Figürlich. (1) Dasjenige, woraus ein oder mehrere Dinge Einer Art entspringen.
So pflegt man die Stamm- oder Wurzelwörter, woraus andere entspringen, oft nur
die Stämme dieser zu nennen. In dem l'Hombre-Spiel ist der Stamm oder die
Stammkarte, derjenige Haufe Karten, von welchem die spielenden Personen,
nachdem gegeben worden, die zum Spiele nöthigen Karten nehmen. (2) Diejenigen
Dinge Einer Art, welche von einem gemeinschaftlichen Ursprunge bekommen; als
ein Collectivum, doch mit dem Plural. (a) Mit dem herrschenden Begriffe des
gemeinschaftlichen Ursprunges, wo besonders eine Menge mehrerer von einem
gemeinschaftlichen Stammvater herkommender Menschen ein Stamm genannt wird. Man
gebraucht es hier für Geschlecht, doch nur in einigen Fällen und ohne Plural.

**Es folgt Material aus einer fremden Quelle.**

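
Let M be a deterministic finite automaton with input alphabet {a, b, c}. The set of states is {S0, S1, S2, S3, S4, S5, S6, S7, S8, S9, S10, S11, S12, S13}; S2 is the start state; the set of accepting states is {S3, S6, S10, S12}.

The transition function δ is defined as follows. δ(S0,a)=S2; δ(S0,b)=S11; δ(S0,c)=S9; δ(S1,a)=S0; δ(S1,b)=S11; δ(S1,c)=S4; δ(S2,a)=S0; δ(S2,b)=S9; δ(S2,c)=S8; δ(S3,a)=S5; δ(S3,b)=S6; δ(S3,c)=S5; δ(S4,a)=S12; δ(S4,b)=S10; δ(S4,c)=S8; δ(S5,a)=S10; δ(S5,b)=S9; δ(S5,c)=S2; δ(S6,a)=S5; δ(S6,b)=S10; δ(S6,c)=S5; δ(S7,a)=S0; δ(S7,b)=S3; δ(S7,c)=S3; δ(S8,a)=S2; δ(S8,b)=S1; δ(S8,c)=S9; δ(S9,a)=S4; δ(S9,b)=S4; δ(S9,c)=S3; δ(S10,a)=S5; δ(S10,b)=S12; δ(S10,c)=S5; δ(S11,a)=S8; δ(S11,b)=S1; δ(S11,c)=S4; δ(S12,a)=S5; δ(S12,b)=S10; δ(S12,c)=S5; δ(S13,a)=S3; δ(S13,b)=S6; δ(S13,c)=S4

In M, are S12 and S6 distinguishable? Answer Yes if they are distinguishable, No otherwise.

States {S7,S13} cannot be reached from the start state, so discard them.
Initial partition by acceptance: {S3,S6,S10,S12} | {S0,S1,S2,S4,S5,S8,S9,S11}.
Refine {S0,S1,S2,S4,S5,S8,S9,S11} on symbol a: members go to different blocks, giving {S0,S1,S2,S8,S9,S11} and {S4,S5}.
Split {S0,S1,S2,S8,S9,S11} by δ(·,a) → {S0,S1,S2,S8,S11} and {S9}.
Split {S0,S1,S2,S8,S11} by δ(·,b) → {S0,S1,S8,S11} and {S2}.
On input a, block {S0,S1,S8,S11} splits into {S0,S8} and {S1,S11}.
Split {S4,S5} by δ(·,b) → {S4} and {S5}.
Stable partition: {S3,S6,S10,S12} | {S0,S8} | {S4} | {S9} | {S2} | {S1,S11} | {S5} — 7 equivalence classes.
S12 and S6 lie in the same block of the stable partition, so they are equivalent — no string distinguishes them.

No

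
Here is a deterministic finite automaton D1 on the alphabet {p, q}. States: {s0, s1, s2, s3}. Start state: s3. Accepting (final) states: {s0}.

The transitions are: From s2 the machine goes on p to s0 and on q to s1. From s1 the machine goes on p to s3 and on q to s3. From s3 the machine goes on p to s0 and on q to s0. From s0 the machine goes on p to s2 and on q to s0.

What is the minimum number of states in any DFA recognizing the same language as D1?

Every state is reachable, so we keep all 4.
Initial partition by acceptance: {s0} | {s1,s2,s3}.
Split {s1,s2,s3} by δ(·,p) → {s2,s3} and {s1}.
Split {s2,s3} by δ(·,q) → {s2} and {s3}.
Stable partition: {s0} | {s2} | {s1} | {s3} — 4 equivalence classes.

4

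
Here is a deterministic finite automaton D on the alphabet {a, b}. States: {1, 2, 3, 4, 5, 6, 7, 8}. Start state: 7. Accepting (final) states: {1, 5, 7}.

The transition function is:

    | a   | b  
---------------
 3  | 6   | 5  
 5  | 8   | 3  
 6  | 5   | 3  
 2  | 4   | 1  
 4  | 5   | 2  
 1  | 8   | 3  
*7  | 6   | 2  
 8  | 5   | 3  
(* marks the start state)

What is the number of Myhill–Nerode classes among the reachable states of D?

All states are reachable from the start state.
P0 = {1,5,7} | {2,3,4,6,8}.
Refine {2,3,4,6,8} on symbol a: members go to different blocks, giving {4,6,8} and {2,3}.
The partition is now stable with 3 blocks: {1,5,7} | {4,6,8} | {2,3}.

3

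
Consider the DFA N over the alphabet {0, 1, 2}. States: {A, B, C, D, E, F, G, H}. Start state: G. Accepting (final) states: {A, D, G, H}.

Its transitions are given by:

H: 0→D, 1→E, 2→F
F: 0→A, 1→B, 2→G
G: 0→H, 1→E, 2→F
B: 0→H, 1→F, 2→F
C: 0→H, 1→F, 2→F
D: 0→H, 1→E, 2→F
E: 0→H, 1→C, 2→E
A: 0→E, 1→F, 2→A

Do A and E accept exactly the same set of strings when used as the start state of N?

No

Every state is reachable, so we keep all 8.
P0 = {A,D,G,H} | {B,C,E,F}.
Refine {A,D,G,H} on symbol 0: members go to different blocks, giving {D,G,H} and {A}.
Refine {B,C,E,F} on symbol 0: members go to different blocks, giving {B,C,E} and {F}.
Refine {B,C,E} on symbol 1: members go to different blocks, giving {B,C} and {E}.
Stable partition: {D,G,H} | {B,C} | {A} | {F} | {E} — 5 equivalence classes.
A and E end up in different blocks, so they are distinguishable. For instance, the string 'ε' is accepted from only A.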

Der ganze Stamm ist ausgestorben. Er ist der letzte seines Stammes. Seinen
Stamm vermehren, sein Geschlecht. Zuweilen gebraucht man es in engerm Verstande
von den Zweigen oder Ästen eines Geschlechtes. Der männliche, der weibliche
Stamm. Am häufigsten aber ist es von einer aus mehrern einzelnen Häusern oder
Geschlechtern bestehenden Menge Menschen, so fern selbige von einem
gemeinschaftlichen Vater abstammen; da denn mehrere solcher Stämme ein Volk
machen. So sind in der Deutschen Bibel die zwölf Stämme Israel bekannt, welche
zusammen genommen das Jüdische Volk ausmachten. (b) In einigen obgleich
einzelnen Fällen verlieret sich der Begriff des gemeinschaftlichen Ursprunges,
und es bleibt nur der Inbegriff der Vielheit übrig, wozu sich noch der diesem
Worte ursprünglich eigene Begriff der Festigkeit und Dauer gesellet. 1. Ein
Capital, eine auf Zinsen ausgethane Summe Geldes wird häufig der Stamm oder
Hauptstamm genannt. (
S. auch Lehensstamm.) Daher auch in manchen Arten von
Spielen, das im Pot befindliche Geld, warum gespielet wird, der Stamm heißt. 2.
Eine Menge Viehes Einer Art, so fern dieselbe auf eine dauerhafte Art der Zahl
und Güte nach erhalten wird, heißt oft ein Stamm. Das Gut hat einen tüchtigen
Stamm von kluft- und weichhärigen Schafen. 3. Im Bergbaue ist der Stamm eine
Zahl von vier Kuren; 32 Stamm (nicht Stämme, nach dem Muster so vieler andern
Wörter, welche eine Zahl, ein Maß, ein Gewicht u. s. f. bedeuten,) machen eine
Zeche oder 128 Kur. Indessen scheinet es hier auch einer andern Ableitung fähig
zu seyn. Anm. Im Schwed. gleichfalls Stamm, im Angels. Stemne, im Engl. Stem,
im Lat. Stemma, alle in der ersten eigentlichen Bedeutung. In der figürlichen
eines Geschlechtes gebraucht schon Winsbeck Stam, Notker aber noch Chumberra,
Chumbarru, vielleicht Chunbarru, von Chunne, Geschlecht. Der Begriff der
Stärke, Dicke und Festigkeit ist sichtlich der herrschende. (
S. Stämmen, Stämmig, Stumpf, Stampfen u. s. f.) Im
Griech. ist hier nichtlateinischer Text, siehe Image, der Stängel,
welches zu dem Lat. Stamen, u. s. f. gehöret, von welchen Stamm ein Intensivum
ist, eine größere Dicke und Stärke zu bezeichnen.